Friday, November 05, 2004

What is the point of the Internet

Gosh, even Madame Tytania has disappeared from the blogworld. What is the point of the Internet? Did Homer Simpson vote Republican in Arizona? Is November the darkest month? Am I rambling? How many fireworks does it take to make a Guy Fawkes night in London? When does the world actually change?

How many bloggers does it take to change a lightbulb?

Went to a local pub on Wednesday night. It is a straight pub, of course, and I had a delightful time. It was quiz night, the atmosphere was friendly, the beer was cheaper than in town, the people were eclectically varied. The quizmaster was a dead ringer for that Karl what's his name who used to star in Brushstrokes. I had a good time, the first in over a month.

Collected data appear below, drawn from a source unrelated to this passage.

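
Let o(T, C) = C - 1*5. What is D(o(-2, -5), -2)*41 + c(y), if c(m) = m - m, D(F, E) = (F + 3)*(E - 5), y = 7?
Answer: 2009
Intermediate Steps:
o(T, C) = -5 + C (o(T, C) = C - 5 = -5 + C)
D(F, E) = (-5 + E)*(3 + F) (D(F, E) = (3 + F)*(-5 + E) = (-5 + E)*(3 + F))
c(m) = 0
D(o(-2, -5), -2)*41 + c(y) = (-15 - 5*(-5 - 5) + 3*(-2) - 2*(-5 - 5))*41 + 0 = (-15 - 5*(-10) - 6 - 2*(-10))*41 + 0 = (-15 + 50 - 6 + 20)*41 + 0 = 49*41 + 0 = 2009 + 0 = 2009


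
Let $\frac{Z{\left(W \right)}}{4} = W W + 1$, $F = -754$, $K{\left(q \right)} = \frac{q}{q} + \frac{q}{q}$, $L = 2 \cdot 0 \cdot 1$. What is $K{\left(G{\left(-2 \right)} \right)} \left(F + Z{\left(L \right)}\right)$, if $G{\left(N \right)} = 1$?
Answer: $-1500$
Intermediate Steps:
$L = 0$ ($L = 0 \cdot 1 = 0$)
$K{\left(q \right)} = 2$ ($K{\left(q \right)} = 1 + 1 = 2$)
$Z{\left(W \right)} = 4 + 4 W^{2}$ ($Z{\left(W \right)} = 4 \left(W W + 1\right) = 4 \left(W^{2} + 1\right) = 4 \left(1 + W^{2}\right) = 4 + 4 W^{2}$)
$K{\left(G{\left(-2 \right)} \right)} \left(F + Z{\left(L \right)}\right) = 2 \left(-754 + \left(4 + 4 \cdot 0^{2}\right)\right) = 2 \left(-754 + \left(4 + 4 \cdot 0\right)\right) = 2 \left(-754 + \left(4 + 0\right)\right) = 2 \left(-754 + 4\right) = 2 \left(-750\right) = -1500$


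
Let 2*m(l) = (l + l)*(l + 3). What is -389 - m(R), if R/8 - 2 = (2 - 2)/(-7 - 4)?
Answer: -693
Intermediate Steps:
R = 16 (R = 16 + 8*((2 - 2)/(-7 - 4)) = 16 + 8*(0/(-11)) = 16 + 8*(0*(-1/11)) = 16 + 8*0 = 16 + 0 = 16)
m(l) = l*(3 + l) (m(l) = ((l + l)*(l + 3))/2 = ((2*l)*(3 + l))/2 = (2*l*(3 + l))/2 = l*(3 + l))
-389 - m(R) = -389 - 16*(3 + 16) = -389 - 16*19 = -389 - 1*304 = -389 - 304 = -693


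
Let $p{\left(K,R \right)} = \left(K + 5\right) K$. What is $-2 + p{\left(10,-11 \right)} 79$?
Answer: $11848$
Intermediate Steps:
$p{\left(K,R \right)} = K \left(5 + K\right)$ ($p{\left(K,R \right)} = \left(5 + K\right) K = K \left(5 + K\right)$)
$-2 + p{\left(10,-11 \right)} 79 = -2 + 10 \left(5 + 10\right) 79 = -2 + 10 \cdot 15 \cdot 79 = -2 + 150 \cdot 79 = -2 + 11850 = 11848$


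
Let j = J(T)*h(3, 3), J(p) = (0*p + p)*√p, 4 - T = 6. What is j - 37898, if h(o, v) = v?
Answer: -37898 - 6*I*√2 ≈ -37898.0 - 8.4853*I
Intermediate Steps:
T = -2 (T = 4 - 1*6 = 4 - 6 = -2)
J(p) = p^(3/2) (J(p) = (0 + p)*√p = p*√p = p^(3/2))
j = -6*I*√2 (j = (-2)^(3/2)*3 = -2*I*√2*3 = -6*I*√2 ≈ -8.4853*I)
j - 37898 = -6*I*√2 - 37898 = -37898 - 6*I*√2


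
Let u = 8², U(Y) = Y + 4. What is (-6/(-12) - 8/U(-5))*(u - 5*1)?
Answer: 1003/2 ≈ 501.50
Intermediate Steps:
U(Y) = 4 + Y
u = 64
(-6/(-12) - 8/U(-5))*(u - 5*1) = (-6/(-12) - 8/(4 - 5))*(64 - 5*1) = (-6*(-1/12) - 8/(-1))*(64 - 5) = (½ - 8*(-1))*59 = (½ + 8)*59 = (17/2)*59 = 1003/2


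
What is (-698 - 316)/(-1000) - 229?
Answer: -113993/500 ≈ -227.99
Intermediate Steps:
(-698 - 316)/(-1000) - 229 = -1/1000*(-1014) - 229 = 507/500 - 229 = -113993/500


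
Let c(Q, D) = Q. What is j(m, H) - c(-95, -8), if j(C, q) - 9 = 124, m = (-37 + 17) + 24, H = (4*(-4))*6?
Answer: 228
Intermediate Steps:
H = -96 (H = -16*6 = -96)
m = 4 (m = -20 + 24 = 4)
j(C, q) = 133 (j(C, q) = 9 + 124 = 133)
j(m, H) - c(-95, -8) = 133 - 1*(-95) = 133 + 95 = 228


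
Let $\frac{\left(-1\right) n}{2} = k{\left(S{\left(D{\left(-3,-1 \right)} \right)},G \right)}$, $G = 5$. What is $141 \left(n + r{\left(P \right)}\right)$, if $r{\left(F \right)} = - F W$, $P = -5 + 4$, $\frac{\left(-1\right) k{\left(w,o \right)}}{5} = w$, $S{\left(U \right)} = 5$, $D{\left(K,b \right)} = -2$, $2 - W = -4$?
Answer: $7896$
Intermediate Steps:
$W = 6$ ($W = 2 - -4 = 2 + 4 = 6$)
$k{\left(w,o \right)} = - 5 w$
$P = -1$
$n = 50$ ($n = - 2 \left(\left(-5\right) 5\right) = \left(-2\right) \left(-25\right) = 50$)
$r{\left(F \right)} = - 6 F$ ($r{\left(F \right)} = - F 6 = - 6 F$)
$141 \left(n + r{\left(P \right)}\right) = 141 \left(50 - -6\right) = 141 \left(50 + 6\right) = 141 \cdot 56 = 7896$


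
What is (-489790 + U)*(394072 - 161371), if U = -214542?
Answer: -163898760732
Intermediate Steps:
(-489790 + U)*(394072 - 161371) = (-489790 - 214542)*(394072 - 161371) = -704332*232701 = -163898760732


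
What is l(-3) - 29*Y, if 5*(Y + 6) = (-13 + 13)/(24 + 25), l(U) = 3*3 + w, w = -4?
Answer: 179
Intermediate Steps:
l(U) = 5 (l(U) = 3*3 - 4 = 9 - 4 = 5)
Y = -6 (Y = -6 + ((-13 + 13)/(24 + 25))/5 = -6 + (0/49)/5 = -6 + (0*(1/49))/5 = -6 + (⅕)*0 = -6 + 0 = -6)
l(-3) - 29*Y = 5 - 29*(-6) = 5 + 174 = 179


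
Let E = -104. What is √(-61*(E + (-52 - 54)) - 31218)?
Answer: 2*I*√4602 ≈ 135.68*I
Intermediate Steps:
√(-61*(E + (-52 - 54)) - 31218) = √(-61*(-104 + (-52 - 54)) - 31218) = √(-61*(-104 - 106) - 31218) = √(-61*(-210) - 31218) = √(12810 - 31218) = √(-18408) = 2*I*√4602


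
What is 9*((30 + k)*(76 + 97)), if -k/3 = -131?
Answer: 658611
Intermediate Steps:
k = 393 (k = -3*(-131) = 393)
9*((30 + k)*(76 + 97)) = 9*((30 + 393)*(76 + 97)) = 9*(423*173) = 9*73179 = 658611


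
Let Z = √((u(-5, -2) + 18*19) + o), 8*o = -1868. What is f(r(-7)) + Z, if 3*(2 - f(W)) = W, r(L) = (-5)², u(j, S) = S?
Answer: -19/3 + √426/2 ≈ 3.9865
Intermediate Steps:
o = -467/2 (o = (⅛)*(-1868) = -467/2 ≈ -233.50)
r(L) = 25
f(W) = 2 - W/3
Z = √426/2 (Z = √((-2 + 18*19) - 467/2) = √((-2 + 342) - 467/2) = √(340 - 467/2) = √(213/2) = √426/2 ≈ 10.320)
f(r(-7)) + Z = (2 - ⅓*25) + √426/2 = (2 - 25/3) + √426/2 = -19/3 + √426/2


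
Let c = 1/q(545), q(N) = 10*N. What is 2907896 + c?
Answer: 15848033201/5450 ≈ 2.9079e+6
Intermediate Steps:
c = 1/5450 (c = 1/(10*545) = 1/5450 ≈ 0.00018349)
2907896 + c = 2907896 + 1/5450 = 15848033201/5450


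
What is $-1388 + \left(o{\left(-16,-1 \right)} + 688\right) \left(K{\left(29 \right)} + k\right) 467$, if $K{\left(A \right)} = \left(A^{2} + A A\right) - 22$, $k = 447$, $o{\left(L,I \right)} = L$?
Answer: $661225780$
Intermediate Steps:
$K{\left(A \right)} = -22 + 2 A^{2}$ ($K{\left(A \right)} = \left(A^{2} + A^{2}\right) - 22 = 2 A^{2} - 22 = -22 + 2 A^{2}$)
$-1388 + \left(o{\left(-16,-1 \right)} + 688\right) \left(K{\left(29 \right)} + k\right) 467 = -1388 + \left(-16 + 688\right) \left(\left(-22 + 2 \cdot 29^{2}\right) + 447\right) 467 = -1388 + 672 \left(\left(-22 + 2 \cdot 841\right) + 447\right) 467 = -1388 + 672 \left(\left(-22 + 1682\right) + 447\right) 467 = -1388 + 672 \left(1660 + 447\right) 467 = -1388 + 672 \cdot 2107 \cdot 467 = -1388 + 1415904 \cdot 467 = -1388 + 661227168 = 661225780$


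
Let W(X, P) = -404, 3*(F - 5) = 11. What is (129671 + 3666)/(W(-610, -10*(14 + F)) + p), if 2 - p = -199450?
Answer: 133337/199048 ≈ 0.66987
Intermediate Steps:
F = 26/3 (F = 5 + (⅓)*11 = 5 + 11/3 = 26/3 ≈ 8.6667)
p = 199452 (p = 2 - 1*(-199450) = 2 + 199450 = 199452)
(129671 + 3666)/(W(-610, -10*(14 + F)) + p) = (129671 + 3666)/(-404 + 199452) = 133337/199048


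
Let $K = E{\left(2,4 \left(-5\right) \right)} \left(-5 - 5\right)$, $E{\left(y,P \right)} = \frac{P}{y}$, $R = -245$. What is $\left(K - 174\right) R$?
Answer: $18130$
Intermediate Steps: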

Why blog, when you can go to a pub? Unfortunately it is much cheaper to drink at home, and money rules everyone's brains, so the pubs are fewer and much less busy. England used to be built around pub culture. Now I don't know what it is built on, but the Internet really doesn't matter, does it?

I mean, I was amazed to discover that someone found my blog through the following Google search:

prostitute zones in ilford in the daytime

I wish it weren't so late, I'd be off to the pub otherwise!

1 comment:

loveandtheplanet said...

Ok, yes, of course the time of year and the weather affects it. For example, because August was disappointing weather in England, I witnessed appalling levels of quarrelling, attacking, and all-out fighting on certain websites.

But the Internet has been portrayed as an essential and useful way of connecting people, and making people connect.

Does it? Not marvellously, in my experience. Is it any more effective than a pub? It has different modes of socialisation, which may be suited to some people, but not to most. It is only effective to those it suits. These people will thrive, breed, and in two generations, perhaps we will see a quantifiable effect of the Internet on the human population.

For the rest of the existing population to whom it was not originally suited, is the Internet tolerated? For years there have been growing measures to try to bring it into line to fit in with the more common people. Consequently, it has become mostly commercial, dominated by monopolies, stunted by vigilantes, overgrown with rubbish, and the flowers of brilliance are now rare and impossible to find.

So the Internet has changing value, and as it changes, the medium will become pointless to different segments of its user population in succession. In the end, I expect it to serve as nothing more than a Borg-style/Matrix-style network attending to the administrative functions of the human collective.